Turn on public key checking on (at least) that user’s mail server(s) and home server.
Have the user change their password
Have the user manually trigger user key rollover (User Security Dialog - Your Certificates//Other Actions//Create New Public Keys)
Certify those new keys immediately. Kick adminp, the CA process, or whatever other mechanism you use to manage your certifier.
Now the stolen ID can’t authenticate to the servers due to both password checking and public key checking. The stolen ID can’t be used to decrypt any new encrypted documents sent to the user, and the user can still decrypt any old encrypted documents that they can access. The thief can decrypt any of the user’s old encrypted data that he or she can access, but steps 1 and 2 will limit the scope of that… and re-registering the user wouldn’t.
While that would work, a problem may arise where they have registered the same user again. If you put the user in Deny Access, then neither user will be able to access the server (neither the old, stolen ID nor the new ID).
Assuming that the names are identical.
I would go with Stan’s recommendation to force password checking. I would also keep an eye on the Notes Logs to see if the stolen user is attempting access. You might be lucky to get the IP Address and find your stolen laptop.
Subject: And don’t forget that password checking must be enabled in the person document as well as the server document
And the server needs a reboot if this field in the server document is edited.
Also remember that if you keep the old ID, the user will be able to access any old email which was encrypted by/for him/her. If you use a new ID, they will not.
Immediately changing the password with the “check password” feature enabled should be all that’s required, really, to prevent access to the server(s) – the thief would need to locally change the password to match the new one, and since there is no indication of what that new password is, it can’t be brute-forced.
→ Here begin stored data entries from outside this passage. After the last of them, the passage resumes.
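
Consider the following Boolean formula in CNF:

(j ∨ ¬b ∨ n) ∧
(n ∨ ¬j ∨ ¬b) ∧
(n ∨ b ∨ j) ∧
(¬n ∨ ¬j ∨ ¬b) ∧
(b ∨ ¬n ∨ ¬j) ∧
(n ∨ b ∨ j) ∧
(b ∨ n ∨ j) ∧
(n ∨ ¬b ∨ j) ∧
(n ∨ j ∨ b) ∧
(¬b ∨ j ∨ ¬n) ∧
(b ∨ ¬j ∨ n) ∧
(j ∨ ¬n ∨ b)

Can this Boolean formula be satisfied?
No

No, the formula is not satisfiable.

No assignment of truth values to the variables can make all 12 clauses true simultaneously.

The formula is UNSAT (unsatisfiable).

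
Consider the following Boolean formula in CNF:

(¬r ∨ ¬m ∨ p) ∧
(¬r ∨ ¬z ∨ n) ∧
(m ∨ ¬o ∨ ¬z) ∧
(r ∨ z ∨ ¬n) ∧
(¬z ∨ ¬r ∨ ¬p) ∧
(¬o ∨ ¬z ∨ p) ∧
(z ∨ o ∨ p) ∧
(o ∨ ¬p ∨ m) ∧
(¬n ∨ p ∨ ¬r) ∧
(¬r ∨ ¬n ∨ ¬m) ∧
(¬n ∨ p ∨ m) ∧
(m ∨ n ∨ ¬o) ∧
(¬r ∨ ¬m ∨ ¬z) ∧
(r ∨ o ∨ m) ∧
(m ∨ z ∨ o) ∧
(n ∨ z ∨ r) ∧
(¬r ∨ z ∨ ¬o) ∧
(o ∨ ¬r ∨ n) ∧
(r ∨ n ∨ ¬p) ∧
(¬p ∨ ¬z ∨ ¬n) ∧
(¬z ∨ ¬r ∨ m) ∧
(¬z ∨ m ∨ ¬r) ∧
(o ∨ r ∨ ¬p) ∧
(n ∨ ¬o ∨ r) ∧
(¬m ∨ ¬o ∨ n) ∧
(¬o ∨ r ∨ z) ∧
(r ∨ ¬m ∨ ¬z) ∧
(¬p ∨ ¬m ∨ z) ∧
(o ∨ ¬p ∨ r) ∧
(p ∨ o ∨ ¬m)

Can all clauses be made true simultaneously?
No

No, the formula is not satisfiable.

No assignment of truth values to the variables can make all 30 clauses true simultaneously.

The formula is UNSAT (unsatisfiable).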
(You can brute-force a Notes password locally, which will give local access. If the user tries to access the server, though, all they’ll get is a “password has been changed” error, with no access to the password digest stored on the Person document. Each guess would require changing the local password and attempting access to the server. Since the history would never match the legitimate password on a different copy – whether that’s a concurrent copy kept on a desktop or one recovered from the recovery database – the brute-force approach can’t work.)